The first option to replace Sonnett is Katherine Reynolds. She’s second on the team in minutes this season (1426), has been the center-back choice when others have missed time this season, and has a decade’s worth of experience that informs games like Wednesday’s. She’s been the first Thorns defender off the bench in recent games, and it would make sense if she was the first Thorns defender to fill Sonnett’s spot.
Elizabeth Ball is also a possibility. Although she’s seen more time at right back than in the middle this season, she is a natural center back who will likely spend most of her career in that spot. At some point, she’ll be ready to face these type of challenges. Is that point now?
There’s also Kelli Hubly, somebody who has only made three starts this season but was in Mark Parsons’ XI nine times last year. Though she may occupy a different spot on the depth chart now, the third-year pro is still an option for Wednesday’s lineup.
If past selections are any indication, Reynolds will slide into the spot to the right of Emily Menges. She’s played the team’s second-most minutes for a reason. But Parsons does have multiple options ahead of Wednesday’s selection. All three have seen their names in this year’s lineups.
Not the same North Carolina
The Courage’s 2-1 loss on August 11 at Providence Park gave Thorns fans a glimpse, but it’s worth emphasizing where and how much the defending champions have changed since last season. Whereas the last couple of years have provided some consistency in terms of the team’s biggest stars, now, those stars have rearranged themselves.

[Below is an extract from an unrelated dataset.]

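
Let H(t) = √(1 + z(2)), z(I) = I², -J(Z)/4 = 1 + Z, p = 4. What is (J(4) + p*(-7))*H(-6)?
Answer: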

In attack, the pairing of Jessica McDonald and Lynn Williams has been the league’s most productive since 2016, but the emergence of Kristen Hamilton has provided a new dynamic to Paul Riley’s forward corps. Leading the team with eight goals, the 27-year-old has been one of the most effective attackers in the NWSL, with her goal-every-135-minutes rate earning her a recent call into the U.S. Women's National Team. Riley has always been effusively high on Hamilton’s potential. Now, the forward’s numbers are backing it up.
There also is a slightly different look in midfield, though that picture may be in flux. Still, McCall Zerboni has not been a guaranteed starter over the last five games, having come off the bench in three of them. Perhaps there is a fitness concern, or maybe Riley is managing minutes in light of the team’s ICC commitments. Either way, one of the league’s best midfielders over the previous two seasons has seen her role evolve over the last month-plus.
They’re not massive changes in terms of quantity, but in terms of the caliber of the players, they’re big moves. If McDonald and Zerboni are no longer starters, that says a lot about the depth of Riley’s squad.